0
votes

By this I mean, when mounted, the enter animation is ran, and when removed, the leave animation is ran. I have a transition that needs to animate a number of elements within it on enter and leave, so I want to move all the code into its own component, then

<template>
    <transition @enter="enter" @leave="leave">
        <!-- component -->
    </transition>
</template>

---

<CustomComponent :key="indentifer" :indentifer="indentifer" />

Full example of my attempt: https://codesandbox.io/s/znq6l8p94p

As far as I am aware this is only half working because of the appear, i.e. it's just mere coincidence.

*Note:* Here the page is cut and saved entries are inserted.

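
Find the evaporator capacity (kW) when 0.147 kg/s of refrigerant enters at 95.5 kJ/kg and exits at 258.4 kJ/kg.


dh = 258.4 - 95.5 = 162.9 kJ/kg
Q_evap = m_dot * dh = 0.147 * 162.9
Q_evap = 23.95 kW

23.95


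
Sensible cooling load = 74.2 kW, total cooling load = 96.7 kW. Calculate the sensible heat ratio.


SHR = Q_sensible / Q_total
SHR = 74.2 / 96.7
SHR = 0.767

0.767


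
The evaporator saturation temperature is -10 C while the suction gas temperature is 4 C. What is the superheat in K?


Superheat = T_suction - T_evap
Superheat = 4 - (-10)
Superheat = 14 K

14


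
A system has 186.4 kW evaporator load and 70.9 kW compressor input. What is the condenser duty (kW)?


Q_cond = Q_evap + W
Q_cond = 186.4 + 70.9
Q_cond = 257.3 kW

257.3


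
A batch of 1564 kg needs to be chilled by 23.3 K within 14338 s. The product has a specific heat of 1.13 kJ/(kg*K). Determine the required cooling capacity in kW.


Q = m * cp * dT / t
Q = 1564 * 1.13 * 23.3 / 14338
Q = 2.872 kW

2.872


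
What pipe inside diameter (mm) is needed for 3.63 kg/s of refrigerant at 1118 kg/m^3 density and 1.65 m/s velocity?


A = m_dot / (rho * v) = 3.63 / (1118 * 1.65) = 0.001967799642 m^2
d = sqrt(4*A/pi) * 1000
d = 50.1 mm

50.1


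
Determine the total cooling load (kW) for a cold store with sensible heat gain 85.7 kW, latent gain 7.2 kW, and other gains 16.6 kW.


Q_total = Q_s + Q_l + Q_misc
Q_total = 85.7 + 7.2 + 16.6
Q_total = 109.5 kW

109.5


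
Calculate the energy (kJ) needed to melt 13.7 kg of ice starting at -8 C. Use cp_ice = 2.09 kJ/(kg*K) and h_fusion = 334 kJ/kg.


Sensible heat = cp * dT = 2.09 * 8 = 16.72 kJ/kg
Total per kg = 16.72 + 334 = 350.72 kJ/kg
Q = m * total = 13.7 * 350.72
Q = 4804.9 kJ

4804.9


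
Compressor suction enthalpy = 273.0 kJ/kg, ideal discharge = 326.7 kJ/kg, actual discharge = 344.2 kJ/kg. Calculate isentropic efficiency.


dh_ideal = 326.7 - 273.0 = 53.7 kJ/kg
dh_actual = 344.2 - 273.0 = 71.2 kJ/kg
eta_s = dh_ideal / dh_actual = 53.7 / 71.2
eta_s = 0.7542

0.7542


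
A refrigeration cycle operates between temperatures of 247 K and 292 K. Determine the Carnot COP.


dT = 292 - 247 = 45 K
COP_carnot = T_cold / dT = 247 / 45
COP_carnot = 5.489

5.489


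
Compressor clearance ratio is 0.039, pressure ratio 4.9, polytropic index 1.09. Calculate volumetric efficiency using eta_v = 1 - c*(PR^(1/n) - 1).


PR^(1/n) = 4.9^(1/1.09) = 4.29741616
eta_v = 1 - 0.039 * (4.29741616 - 1)
eta_v = 0.8714

0.8714


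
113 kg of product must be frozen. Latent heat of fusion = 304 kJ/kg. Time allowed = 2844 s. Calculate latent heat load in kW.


Q_lat = m * h_fg / t
Q_lat = 113 * 304 / 2844
Q_lat = 12.08 kW

12.08


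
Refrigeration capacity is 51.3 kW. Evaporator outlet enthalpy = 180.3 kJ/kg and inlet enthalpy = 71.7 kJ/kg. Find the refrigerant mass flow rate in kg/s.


dh = 180.3 - 71.7 = 108.6 kJ/kg
m_dot = Q / dh = 51.3 / 108.6 = 0.4724 kg/s

0.4724


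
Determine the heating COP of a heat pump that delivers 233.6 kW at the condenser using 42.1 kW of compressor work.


COP_hp = Q_cond / W
COP_hp = 233.6 / 42.1
COP_hp = 5.549

5.549


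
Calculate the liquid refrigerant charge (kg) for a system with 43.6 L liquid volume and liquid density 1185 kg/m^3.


Charge = V * rho / 1000
Charge = 43.6 * 1185 / 1000
Charge = 51.67 kg

51.67


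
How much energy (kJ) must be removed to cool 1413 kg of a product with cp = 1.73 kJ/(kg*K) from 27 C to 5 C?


dT = 27 - (5) = 22 K
Q = m * cp * dT = 1413 * 1.73 * 22
Q = 53779 kJ

53779


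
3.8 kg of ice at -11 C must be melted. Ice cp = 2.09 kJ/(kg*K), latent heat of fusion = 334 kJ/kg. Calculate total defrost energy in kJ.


Sensible heat = cp * dT = 2.09 * 11 = 22.99 kJ/kg
Total per kg = 22.99 + 334 = 356.99 kJ/kg
Q = m * total = 3.8 * 356.99
Q = 1356.6 kJ

1356.6


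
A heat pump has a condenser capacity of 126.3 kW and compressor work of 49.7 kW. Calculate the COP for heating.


COP_hp = Q_cond / W
COP_hp = 126.3 / 49.7
COP_hp = 2.541

2.541


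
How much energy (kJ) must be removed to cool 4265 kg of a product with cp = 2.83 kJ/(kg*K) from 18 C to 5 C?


dT = 18 - (5) = 13 K
Q = m * cp * dT = 4265 * 2.83 * 13
Q = 156909 kJ

156909


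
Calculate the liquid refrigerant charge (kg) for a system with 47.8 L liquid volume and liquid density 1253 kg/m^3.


Charge = V * rho / 1000
Charge = 47.8 * 1253 / 1000
Charge = 59.89 kg

59.89


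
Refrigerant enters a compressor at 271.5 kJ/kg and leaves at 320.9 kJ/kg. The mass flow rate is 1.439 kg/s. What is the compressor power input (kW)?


dh = 320.9 - 271.5 = 49.4 kJ/kg
W = m_dot * dh = 1.439 * 49.4 = 71.09 kW

71.09


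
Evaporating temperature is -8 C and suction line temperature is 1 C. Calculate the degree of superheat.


Superheat = T_suction - T_evap
Superheat = 1 - (-8)
Superheat = 9 K

9


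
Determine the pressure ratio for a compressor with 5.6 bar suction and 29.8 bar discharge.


PR = P_high / P_low
PR = 29.8 / 5.6
PR = 5.321

5.321


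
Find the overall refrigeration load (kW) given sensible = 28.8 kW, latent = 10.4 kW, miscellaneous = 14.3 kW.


Q_total = Q_s + Q_l + Q_misc
Q_total = 28.8 + 10.4 + 14.3
Q_total = 53.5 kW

53.5


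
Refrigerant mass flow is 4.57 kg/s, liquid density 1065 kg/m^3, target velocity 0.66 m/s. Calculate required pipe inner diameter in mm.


A = m_dot / (rho * v) = 4.57 / (1065 * 0.66) = 0.006501636079 m^2
d = sqrt(4*A/pi) * 1000
d = 91.0 mm

91.0


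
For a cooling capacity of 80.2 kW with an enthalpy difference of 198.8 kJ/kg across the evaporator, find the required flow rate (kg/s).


m_dot = Q / dh
m_dot = 80.2 / 198.8
m_dot = 0.4034 kg/s

0.4034


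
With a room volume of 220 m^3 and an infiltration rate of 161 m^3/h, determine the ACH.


ACH = flow / volume
ACH = 161 / 220
ACH = 0.732

0.732


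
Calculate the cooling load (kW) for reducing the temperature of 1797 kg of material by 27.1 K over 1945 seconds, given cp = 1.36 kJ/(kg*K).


Q = m * cp * dT / t
Q = 1797 * 1.36 * 27.1 / 1945
Q = 34.052 kW

34.052


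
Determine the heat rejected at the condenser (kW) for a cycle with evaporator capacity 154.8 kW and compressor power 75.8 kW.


Q_cond = Q_evap + W
Q_cond = 154.8 + 75.8
Q_cond = 230.6 kW

230.6


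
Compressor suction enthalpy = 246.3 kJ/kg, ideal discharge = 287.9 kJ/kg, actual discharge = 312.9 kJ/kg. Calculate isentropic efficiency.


dh_ideal = 287.9 - 246.3 = 41.6 kJ/kg
dh_actual = 312.9 - 246.3 = 66.6 kJ/kg
eta_s = dh_ideal / dh_actual = 41.6 / 66.6
eta_s = 0.6246

0.6246


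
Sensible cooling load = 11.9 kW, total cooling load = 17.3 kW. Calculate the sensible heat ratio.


SHR = Q_sensible / Q_total
SHR = 11.9 / 17.3
SHR = 0.688

0.688


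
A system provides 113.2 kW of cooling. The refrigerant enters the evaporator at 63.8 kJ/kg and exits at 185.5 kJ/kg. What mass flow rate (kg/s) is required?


dh = 185.5 - 63.8 = 121.7 kJ/kg
m_dot = Q / dh = 113.2 / 121.7 = 0.9302 kg/s

0.9302


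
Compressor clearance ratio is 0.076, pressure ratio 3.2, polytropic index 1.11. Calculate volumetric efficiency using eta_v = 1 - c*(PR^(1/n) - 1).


PR^(1/n) = 3.2^(1/1.11) = 2.85160962
eta_v = 1 - 0.076 * (2.85160962 - 1)
eta_v = 0.8593

0.8593


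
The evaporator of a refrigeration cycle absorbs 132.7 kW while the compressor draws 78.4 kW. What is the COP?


COP = Q_evap / W
COP = 132.7 / 78.4
COP = 1.693

1.693


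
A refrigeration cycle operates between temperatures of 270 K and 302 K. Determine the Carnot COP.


dT = 302 - 270 = 32 K
COP_carnot = T_cold / dT = 270 / 32
COP_carnot = 8.438

8.438


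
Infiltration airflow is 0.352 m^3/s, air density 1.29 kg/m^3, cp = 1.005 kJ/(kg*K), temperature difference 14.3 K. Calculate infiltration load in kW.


Q = V_dot * rho * cp * dT
Q = 0.352 * 1.29 * 1.005 * 14.3
Q = 6.526 kW

6.526


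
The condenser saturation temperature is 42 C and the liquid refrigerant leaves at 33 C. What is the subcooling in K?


Subcooling = T_cond - T_liquid
Subcooling = 42 - 33
Subcooling = 9 K

9


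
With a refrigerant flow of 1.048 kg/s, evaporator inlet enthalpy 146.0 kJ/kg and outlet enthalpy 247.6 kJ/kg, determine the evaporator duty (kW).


dh = 247.6 - 146.0 = 101.6 kJ/kg
Q_evap = m_dot * dh = 1.048 * 101.6
Q_evap = 106.48 kW

106.48


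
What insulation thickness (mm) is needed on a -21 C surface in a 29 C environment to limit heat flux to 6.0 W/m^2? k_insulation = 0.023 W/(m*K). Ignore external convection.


dT = 29 - (-21) = 50 K
thickness = k * dT / q_max * 1000
thickness = 0.023 * 50 / 6.0 * 1000
thickness = 191.7 mm

191.7


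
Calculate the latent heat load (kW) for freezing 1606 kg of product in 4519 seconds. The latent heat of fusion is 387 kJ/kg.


Q_lat = m * h_fg / t
Q_lat = 1606 * 387 / 4519
Q_lat = 137.54 kW

137.54


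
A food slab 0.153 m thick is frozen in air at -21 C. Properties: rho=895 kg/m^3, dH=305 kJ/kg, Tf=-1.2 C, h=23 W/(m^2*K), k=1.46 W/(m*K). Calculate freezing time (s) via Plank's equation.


dT = -1.2 - (-21) = 19.8 K
term1 = a/(2h) = 0.153/(2*23) = 0.003326086957
term2 = a^2/(8k) = 0.153^2/(8*1.46) = 0.002004195205
t = rho*dH*1000/dT * (term1 + term2)
t = 895*305*1000/19.8 * (0.003326086957 + 0.002004195205)
t = 73487 s

73487


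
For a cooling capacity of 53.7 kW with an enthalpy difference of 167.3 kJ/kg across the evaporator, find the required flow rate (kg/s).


m_dot = Q / dh
m_dot = 53.7 / 167.3
m_dot = 0.321 kg/s

0.321


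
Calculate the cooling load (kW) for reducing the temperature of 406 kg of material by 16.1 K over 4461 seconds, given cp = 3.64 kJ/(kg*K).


Q = m * cp * dT / t
Q = 406 * 3.64 * 16.1 / 4461
Q = 5.334 kW

5.334


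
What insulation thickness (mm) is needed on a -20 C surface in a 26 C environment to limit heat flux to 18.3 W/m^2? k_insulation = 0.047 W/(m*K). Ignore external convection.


dT = 26 - (-20) = 46 K
thickness = k * dT / q_max * 1000
thickness = 0.047 * 46 / 18.3 * 1000
thickness = 118.1 mm

118.1


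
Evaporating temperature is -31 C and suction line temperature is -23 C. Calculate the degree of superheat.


Superheat = T_suction - T_evap
Superheat = -23 - (-31)
Superheat = 8 K

8


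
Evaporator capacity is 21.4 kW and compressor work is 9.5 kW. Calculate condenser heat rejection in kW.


Q_cond = Q_evap + W
Q_cond = 21.4 + 9.5
Q_cond = 30.9 kW

30.9


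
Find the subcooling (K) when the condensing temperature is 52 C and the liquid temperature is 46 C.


Subcooling = T_cond - T_liquid
Subcooling = 52 - 46
Subcooling = 6 K

6


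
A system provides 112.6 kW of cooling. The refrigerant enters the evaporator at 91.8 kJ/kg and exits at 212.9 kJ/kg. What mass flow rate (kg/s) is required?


dh = 212.9 - 91.8 = 121.1 kJ/kg
m_dot = Q / dh = 112.6 / 121.1 = 0.9298 kg/s

0.9298


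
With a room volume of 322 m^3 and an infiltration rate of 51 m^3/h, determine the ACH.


ACH = flow / volume
ACH = 51 / 322
ACH = 0.158

0.158


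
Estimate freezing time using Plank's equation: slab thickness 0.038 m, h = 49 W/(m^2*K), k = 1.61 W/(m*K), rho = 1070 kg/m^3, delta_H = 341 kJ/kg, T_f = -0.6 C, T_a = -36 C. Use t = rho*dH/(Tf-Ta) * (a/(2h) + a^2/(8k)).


dT = -0.6 - (-36) = 35.4 K
term1 = a/(2h) = 0.038/(2*49) = 0.000387755102
term2 = a^2/(8k) = 0.038^2/(8*1.61) = 0.0001121118012
t = rho*dH*1000/dT * (term1 + term2)
t = 1070*341*1000/35.4 * (0.000387755102 + 0.0001121118012)
t = 5152 s

5152


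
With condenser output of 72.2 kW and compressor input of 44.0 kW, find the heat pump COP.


COP_hp = Q_cond / W
COP_hp = 72.2 / 44.0
COP_hp = 1.641

1.641


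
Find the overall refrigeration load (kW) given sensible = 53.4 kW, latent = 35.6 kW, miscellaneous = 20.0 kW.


Q_total = Q_s + Q_l + Q_misc
Q_total = 53.4 + 35.6 + 20.0
Q_total = 109.0 kW

109.0


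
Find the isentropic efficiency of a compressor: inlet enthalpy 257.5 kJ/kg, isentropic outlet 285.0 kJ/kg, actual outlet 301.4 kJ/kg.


dh_ideal = 285.0 - 257.5 = 27.5 kJ/kg
dh_actual = 301.4 - 257.5 = 43.9 kJ/kg
eta_s = dh_ideal / dh_actual = 27.5 / 43.9
eta_s = 0.6264

0.6264


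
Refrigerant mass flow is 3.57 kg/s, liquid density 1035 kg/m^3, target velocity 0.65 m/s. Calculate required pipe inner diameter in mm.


A = m_dot / (rho * v) = 3.57 / (1035 * 0.65) = 0.00530657748 m^2
d = sqrt(4*A/pi) * 1000
d = 82.2 mm

82.2


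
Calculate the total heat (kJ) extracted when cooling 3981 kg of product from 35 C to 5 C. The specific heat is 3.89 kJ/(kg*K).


dT = 35 - (5) = 30 K
Q = m * cp * dT = 3981 * 3.89 * 30
Q = 464583 kJ

464583


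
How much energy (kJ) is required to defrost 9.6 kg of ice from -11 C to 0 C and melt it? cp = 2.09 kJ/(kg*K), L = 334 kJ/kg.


Sensible heat = cp * dT = 2.09 * 11 = 22.99 kJ/kg
Total per kg = 22.99 + 334 = 356.99 kJ/kg
Q = m * total = 9.6 * 356.99
Q = 3427.1 kJ

3427.1


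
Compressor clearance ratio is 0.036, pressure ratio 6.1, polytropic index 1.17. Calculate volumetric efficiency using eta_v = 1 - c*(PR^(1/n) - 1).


PR^(1/n) = 6.1^(1/1.17) = 4.69053176
eta_v = 1 - 0.036 * (4.69053176 - 1)
eta_v = 0.8671

0.8671


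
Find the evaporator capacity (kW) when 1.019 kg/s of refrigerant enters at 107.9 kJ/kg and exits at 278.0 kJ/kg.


dh = 278.0 - 107.9 = 170.1 kJ/kg
Q_evap = m_dot * dh = 1.019 * 170.1
Q_evap = 173.33 kW

173.33


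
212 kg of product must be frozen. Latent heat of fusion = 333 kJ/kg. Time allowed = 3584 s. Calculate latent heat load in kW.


Q_lat = m * h_fg / t
Q_lat = 212 * 333 / 3584
Q_lat = 19.7 kW

19.7


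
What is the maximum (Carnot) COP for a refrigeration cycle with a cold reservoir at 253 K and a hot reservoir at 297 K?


dT = 297 - 253 = 44 K
COP_carnot = T_cold / dT = 253 / 44
COP_carnot = 5.75

5.75


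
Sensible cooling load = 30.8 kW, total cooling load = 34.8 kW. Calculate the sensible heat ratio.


SHR = Q_sensible / Q_total
SHR = 30.8 / 34.8
SHR = 0.885

0.885


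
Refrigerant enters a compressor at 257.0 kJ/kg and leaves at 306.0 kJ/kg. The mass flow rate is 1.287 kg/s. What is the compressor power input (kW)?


dh = 306.0 - 257.0 = 49.0 kJ/kg
W = m_dot * dh = 1.287 * 49.0 = 63.06 kW

63.06


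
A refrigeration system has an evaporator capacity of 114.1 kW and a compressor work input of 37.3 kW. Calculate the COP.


COP = Q_evap / W
COP = 114.1 / 37.3
COP = 3.059

3.059


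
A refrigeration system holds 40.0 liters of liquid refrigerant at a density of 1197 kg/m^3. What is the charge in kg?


Charge = V * rho / 1000
Charge = 40.0 * 1197 / 1000
Charge = 47.88 kg

47.88


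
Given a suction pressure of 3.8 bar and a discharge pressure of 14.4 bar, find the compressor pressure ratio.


PR = P_high / P_low
PR = 14.4 / 3.8
PR = 3.789

3.789


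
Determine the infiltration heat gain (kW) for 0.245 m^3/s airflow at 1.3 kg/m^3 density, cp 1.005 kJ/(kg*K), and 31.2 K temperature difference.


Q = V_dot * rho * cp * dT
Q = 0.245 * 1.3 * 1.005 * 31.2
Q = 9.987 kW

9.987


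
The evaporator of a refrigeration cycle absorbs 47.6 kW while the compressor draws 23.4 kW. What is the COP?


COP = Q_evap / W
COP = 47.6 / 23.4
COP = 2.034

2.034


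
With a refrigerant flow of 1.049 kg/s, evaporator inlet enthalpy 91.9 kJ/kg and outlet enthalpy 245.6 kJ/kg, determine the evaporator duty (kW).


dh = 245.6 - 91.9 = 153.7 kJ/kg
Q_evap = m_dot * dh = 1.049 * 153.7
Q_evap = 161.23 kW

161.23


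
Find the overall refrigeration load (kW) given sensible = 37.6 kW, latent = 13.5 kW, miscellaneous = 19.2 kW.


Q_total = Q_s + Q_l + Q_misc
Q_total = 37.6 + 13.5 + 19.2
Q_total = 70.3 kW

70.3


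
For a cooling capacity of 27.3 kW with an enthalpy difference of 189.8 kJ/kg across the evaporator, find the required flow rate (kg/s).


m_dot = Q / dh
m_dot = 27.3 / 189.8
m_dot = 0.1438 kg/s

0.1438


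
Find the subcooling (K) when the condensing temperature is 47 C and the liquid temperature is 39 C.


Subcooling = T_cond - T_liquid
Subcooling = 47 - 39
Subcooling = 8 K

8


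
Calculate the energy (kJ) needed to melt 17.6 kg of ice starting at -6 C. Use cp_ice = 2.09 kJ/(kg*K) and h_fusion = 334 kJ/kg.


Sensible heat = cp * dT = 2.09 * 6 = 12.54 kJ/kg
Total per kg = 12.54 + 334 = 346.54 kJ/kg
Q = m * total = 17.6 * 346.54
Q = 6099.1 kJ

6099.1


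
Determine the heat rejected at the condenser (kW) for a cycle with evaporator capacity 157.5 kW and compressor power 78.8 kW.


Q_cond = Q_evap + W
Q_cond = 157.5 + 78.8
Q_cond = 236.3 kW

236.3


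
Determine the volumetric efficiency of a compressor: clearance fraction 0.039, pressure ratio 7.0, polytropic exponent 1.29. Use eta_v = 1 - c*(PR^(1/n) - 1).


PR^(1/n) = 7.0^(1/1.29) = 4.5197536
eta_v = 1 - 0.039 * (4.5197536 - 1)
eta_v = 0.8627

0.8627


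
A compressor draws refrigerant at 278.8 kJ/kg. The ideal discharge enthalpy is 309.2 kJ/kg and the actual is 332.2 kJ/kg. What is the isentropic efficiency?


dh_ideal = 309.2 - 278.8 = 30.4 kJ/kg
dh_actual = 332.2 - 278.8 = 53.4 kJ/kg
eta_s = dh_ideal / dh_actual = 30.4 / 53.4
eta_s = 0.5693

0.5693


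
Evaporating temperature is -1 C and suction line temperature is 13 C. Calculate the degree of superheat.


Superheat = T_suction - T_evap
Superheat = 13 - (-1)
Superheat = 14 K

14


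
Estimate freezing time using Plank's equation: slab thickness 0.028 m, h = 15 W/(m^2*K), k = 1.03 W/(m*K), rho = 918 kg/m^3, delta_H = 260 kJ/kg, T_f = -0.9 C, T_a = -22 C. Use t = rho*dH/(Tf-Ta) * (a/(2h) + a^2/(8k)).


dT = -0.9 - (-22) = 21.1 K
term1 = a/(2h) = 0.028/(2*15) = 0.0009333333333
term2 = a^2/(8k) = 0.028^2/(8*1.03) = 0.00009514563107
t = rho*dH*1000/dT * (term1 + term2)
t = 918*260*1000/21.1 * (0.0009333333333 + 0.00009514563107)
t = 11634 s

11634


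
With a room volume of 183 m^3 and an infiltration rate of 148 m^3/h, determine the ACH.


ACH = flow / volume
ACH = 148 / 183
ACH = 0.809

0.809


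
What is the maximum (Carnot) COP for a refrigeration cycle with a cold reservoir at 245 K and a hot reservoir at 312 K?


dT = 312 - 245 = 67 K
COP_carnot = T_cold / dT = 245 / 67
COP_carnot = 3.657

3.657


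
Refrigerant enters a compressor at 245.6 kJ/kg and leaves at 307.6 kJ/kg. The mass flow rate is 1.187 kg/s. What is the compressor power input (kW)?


dh = 307.6 - 245.6 = 62.0 kJ/kg
W = m_dot * dh = 1.187 * 62.0 = 73.59 kW

73.59


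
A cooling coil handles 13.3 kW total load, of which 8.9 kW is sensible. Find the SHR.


SHR = Q_sensible / Q_total
SHR = 8.9 / 13.3
SHR = 0.669

0.669


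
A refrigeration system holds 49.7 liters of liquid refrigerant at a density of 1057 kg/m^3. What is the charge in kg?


Charge = V * rho / 1000
Charge = 49.7 * 1057 / 1000
Charge = 52.53 kg

52.53


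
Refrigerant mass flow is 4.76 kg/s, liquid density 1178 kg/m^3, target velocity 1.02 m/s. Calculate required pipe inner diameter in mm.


A = m_dot / (rho * v) = 4.76 / (1178 * 1.02) = 0.003961516695 m^2
d = sqrt(4*A/pi) * 1000
d = 71.0 mm

71.0


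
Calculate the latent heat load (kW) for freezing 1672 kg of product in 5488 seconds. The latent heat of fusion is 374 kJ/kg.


Q_lat = m * h_fg / t
Q_lat = 1672 * 374 / 5488
Q_lat = 113.94 kW

113.94


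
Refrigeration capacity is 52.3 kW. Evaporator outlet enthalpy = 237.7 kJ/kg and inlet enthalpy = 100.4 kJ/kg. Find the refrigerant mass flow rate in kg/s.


dh = 237.7 - 100.4 = 137.3 kJ/kg
m_dot = Q / dh = 52.3 / 137.3 = 0.3809 kg/s

0.3809


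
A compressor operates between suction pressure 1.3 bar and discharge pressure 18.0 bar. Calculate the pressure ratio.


PR = P_high / P_low
PR = 18.0 / 1.3
PR = 13.846

13.846


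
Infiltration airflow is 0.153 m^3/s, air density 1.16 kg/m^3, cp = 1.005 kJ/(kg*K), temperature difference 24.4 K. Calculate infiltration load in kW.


Q = V_dot * rho * cp * dT
Q = 0.153 * 1.16 * 1.005 * 24.4
Q = 4.352 kW

4.352


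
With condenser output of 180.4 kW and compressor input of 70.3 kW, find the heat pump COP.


COP_hp = Q_cond / W
COP_hp = 180.4 / 70.3
COP_hp = 2.566

2.566


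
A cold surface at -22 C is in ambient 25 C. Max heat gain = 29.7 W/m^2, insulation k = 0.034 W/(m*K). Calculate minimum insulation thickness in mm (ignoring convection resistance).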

I feel like the only way I can solve this is by doing all the animation and state management in one component, as in a component that knows about the old and new sentences or use a transition-group, rather than just leaving Vue to manage that for me via my use of the key attribute. Am I perhaps misunderstanding how best to do transitions in Vue, should the animation all ways reside with the parent of a component?

After writing this out it feel like what I actually want is lifecycle hooks like transition-group offers, but which call the child components methods directly.

1

1 Answers

0
votes

My current understanding is that during v-on:leave the component is no longer reactive, and you should only be doing manual dom-manipulation...

Instead, my solution was to create a component that handled the adding and removing of the elements via a watch and then passed the array through to my component in props.